Dunlap said the developers’ lawyers “are just trying to scare the jury” by bringing up health hazards that aren’t relevant to the property in question.
Dunlap also told Culbertson that he would like to take jurors to visit the site at the corner of Beaver Road and 17th Avenue South where JDS Development wanted to build its condos. He then wants to take jurors to the Market Common retail and housing project located on the former Myrtle Beach Air Force Base, which is located adjacent to AVX. Market Common is built on property where the groundwater is polluted with trichloroethylene and other chemicals, and Dunlap said such a visit would show jurors that development can take place on contaminated land.
Culbertson did not rule on whether such a field trip will be allowed.
AVX last year settled a similar pollution lawsuit filed by Horry Land Co. – which owned property across the street from the manufacturer – just as a federal jury trial in Florence was entering its fourth day. AVX agreed to purchase Horry Land’s 21.5–acre parcel after testimony and trial documents showed the company knew about the pollution since at least 1981 but did not try to stop its migration and did not inform adjoining land owners, city, state or federal officials about the problem.
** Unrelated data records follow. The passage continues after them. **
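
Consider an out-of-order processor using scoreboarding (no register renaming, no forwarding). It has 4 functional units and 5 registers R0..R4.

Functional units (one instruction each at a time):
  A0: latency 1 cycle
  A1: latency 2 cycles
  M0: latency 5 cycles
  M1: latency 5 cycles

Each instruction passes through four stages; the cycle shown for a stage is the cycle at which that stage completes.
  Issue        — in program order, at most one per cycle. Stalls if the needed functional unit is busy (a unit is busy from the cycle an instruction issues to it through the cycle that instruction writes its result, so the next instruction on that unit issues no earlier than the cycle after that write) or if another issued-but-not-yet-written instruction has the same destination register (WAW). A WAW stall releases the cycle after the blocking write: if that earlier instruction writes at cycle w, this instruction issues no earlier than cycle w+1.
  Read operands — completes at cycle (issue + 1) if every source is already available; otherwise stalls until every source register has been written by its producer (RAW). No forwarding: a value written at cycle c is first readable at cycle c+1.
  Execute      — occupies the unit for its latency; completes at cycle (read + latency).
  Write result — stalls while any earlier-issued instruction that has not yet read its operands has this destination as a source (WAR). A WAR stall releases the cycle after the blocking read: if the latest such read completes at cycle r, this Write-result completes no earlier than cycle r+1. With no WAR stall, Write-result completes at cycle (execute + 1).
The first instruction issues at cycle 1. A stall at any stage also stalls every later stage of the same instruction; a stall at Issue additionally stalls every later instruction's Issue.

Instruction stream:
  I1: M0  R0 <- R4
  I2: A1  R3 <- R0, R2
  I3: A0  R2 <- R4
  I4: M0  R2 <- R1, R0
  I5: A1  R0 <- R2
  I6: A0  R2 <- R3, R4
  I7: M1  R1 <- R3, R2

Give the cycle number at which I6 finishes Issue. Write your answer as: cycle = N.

cycle = 19

[1] I1 issues→M0
[2] I1 reads; I2 issues→A1
[3] I3 issues→A0
[4] I3 reads
[5] I3 exec-done
[7] I1 exec-done
[8] I1 writes R0
[9] I2 reads
[10] I3 writes R2
[11] I2 exec-done; I4 issues→M0
[12] I2 writes R3; I4 reads
[13] I5 issues→A1
[17] I4 exec-done
[18] I4 writes R2
[19] I5 reads; I6 issues→A0
[20] I6 reads; I7 issues→M1
[21] I5 exec-done; I6 exec-done
[22] I5 writes R0; I6 writes R2
[23] I7 reads
[28] I7 exec-done
[29] I7 writes R1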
Horry Land discovered the groundwater contamination in July 2006, when environmental tests performed in advance of planned development showed TCE levels of up to 18,200 parts per billion in the groundwater. The maximum amount allowed by the U.S. Environmental Protection Agency is five parts per billion.
Even though the groundwater is not a drinking water source, it must be cleaned to that EPA standard.
David and Steve Nance, partners in JDS Development of Myrtle Beach Inc., say they had all the permits and financing in place by September 2007 to start construction of their Southern Pines condo project but their bank withdrew a construction loan once the groundwater contamination was made public.
The Nances, who filed their lawsuit in January 2008, want AVX to pay unspecified damages for the loss of value on the 4.4-acre parcel and for the loss of income that would have been generated by condo sales. The Nances were marketing the condos at prices starting at $180,000.
In addition to stating that development could have proceeded on the contaminated property, AVX lawyers say there has been no permanent damage to the Nances’ property because the groundwater pollution can be cleaned up within a five-year period.